Our Righteous Anger Addiction

Sara Karnoscak
4 min readJan 11, 2019


If you’ve spent any amount of time online outside of reading this article, then you probably already know that the Internet is a hotbed for debate. And by debate I mean name-calling, hate speech, and every other flavor of verbal abuse. Godwin’s Law asserts that any online discussion that goes on long enough will eventually lead to comparisons to Nazis or Hitler. Online instigators that make a hobby of goading online commenters into petty arguments have even been deemed their own moniker of “trollers” or “trolls,” fittingly conjuring up images of ugly troublemakers who live under bridges.

We see the bad that Internet debate brings out in people, and yet we continue to engage. Why? We seem to be addicted to the anger. You may not know that we can become addicted to emotions, but we can — emotional addiction is a thing. The adrenalin rush and release of dopamine that we get from anger can become as real an addiction as drugs or alcohol. When we see an inflammatory headline or an ignorant or hateful comment, it can be like a free shot of vodka to an alcoholic.

And not just anger, but righteous anger may be a very heady addiction indeed. The much studied Better Than Average Effect (the belief people hold that we are, well, better than average) is strongest in the realm of morality. Religiosity may come to mind when you think of moral superiority, but even convicts rate themselves as more moral than the average person. For some reason, we all seem to think that our own motives and actions are purer than that of those around us.

It would seem that moral superiority is a key factor behind most people’s unwillingness to accept the religious or political views of others. “The only thing necessary for the triumph of evil is that good men do nothing” is a mantra popularly used by… well, everybody, as it’s the perfect justification for our intolerance of whatever it is we disagree with. The things we disagree with are not simply a difference of opinion, they are evil. And since we all seem to regard ourselves as experts on right and wrong, it doesn’t occur to us that we might be wrong about just how evil something actually is.

When someone expresses an opinion that we disagree with, it seems almost impossible to accept for what it is (someone else’s opinion) instead of taking it as a threat to the truth. They are wrong, and we know they are wrong because we are morally superior, and it makes us angry that they are saying these evil things.
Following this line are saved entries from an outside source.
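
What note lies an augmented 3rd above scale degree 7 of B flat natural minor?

Scale degree 7 of Bb natural minor is Ab.
An augmented third (5 semitones) above Ab lands on the letter C, giving C#.

C#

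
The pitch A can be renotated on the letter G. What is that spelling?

G##

A is pitch class 9. The letter G alone is pitch class 7.
To reach pitch class 9 from G requires an offset of +2 semitones, i.e. double sharp: G##.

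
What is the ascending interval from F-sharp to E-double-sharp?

The letter names run F→E, a span of 6 letter steps, so the interval is some kind of seventh.
F# to E## is 12 semitones. A major seventh is 11, so 12 makes it augmented.

augmented seventh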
It’s not just anger, it’s righteous anger. We have a moral obligation to confront them, to stop the spread of lies and the tolerance of evil. We have a moral obligation to get angry, as we see it.
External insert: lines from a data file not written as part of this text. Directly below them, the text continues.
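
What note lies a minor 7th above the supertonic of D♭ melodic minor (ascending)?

Db

The supertonic of Db melodic minor (ascending) is Eb.
A minor seventh (10 semitones) above Eb lands on the letter D, giving Db.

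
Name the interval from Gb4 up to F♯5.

augmented seventh

Counting letters G–A–B–C–D–E–F gives a seventh.
Gb→F# = 12 semitones, 1 wider than the major seventh (11), so augmented.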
And so we become addicted to the anger. Getting riled up about everything we see on the Internet not only feeds our emotional addiction, but it also feeds our very strongest and deepest sense of illusory superiority, that we are morally superior. I believe this is why we not only allow ourselves to get sucked into pointless Facebook squabbles and get egged on by trolls, but why we even seem to seek these situations out.

I have seen people follow every upsetting piece of political news like it’s their job, and are so effected by it they are unable to sleep or enjoy themselves anymore, becoming almost debilitated by their outrage. And that’s it. I wish I could say that their anger drives them to do something for the greater good, but other than angry rants and arguments on social media, that’s where the story ends.

Even those who join in the occasional march, or phone their congressmen about particularly controversial issues do not seem to recognize that constantly reading inflammatory news items and engaging in comment section debate is nothing more than offering up their emotional energy as the sacrificial lamb.

While it’s true that anger can fuel movements for good, letting these feelings of anger, sadness, disgust, fear and animosity wash over us on a regular basis for no other reason than to feel them, seems to me to be indicative of a problem.

Once, after expressing to my mom that trying to follow conversations about current socio-political issues was making me feel angry instead of empathetic, she told me that I needn’t feel bad for opting out of these rage-fueled discussions. What she said always stuck with me — that if I let the anger of the masses dim my own light, then I have less positive energy to put out. Even if you aren’t into energy in the spiritual sense, the principle holds true whether you look at it as mental energy, emotional energy, or even physical energy.

If you find yourself being sucked into, or even seeking out angry exchanges online, ask yourself why. If you want to be a positive force for something you believe in, online arguing is probably the least effective tool you have. So then what is it that draws you in? If you allow yourself to ponder this question honestly, you may start to identify a “jonesing” for a righteous anger fix. What makes me think so? My recognition of my own feelings of moral superiority and anger that I felt myself begin to crave. It can happen to any of us; it probably happens to most of us at some point. The key is to identify it, and learn to walk away.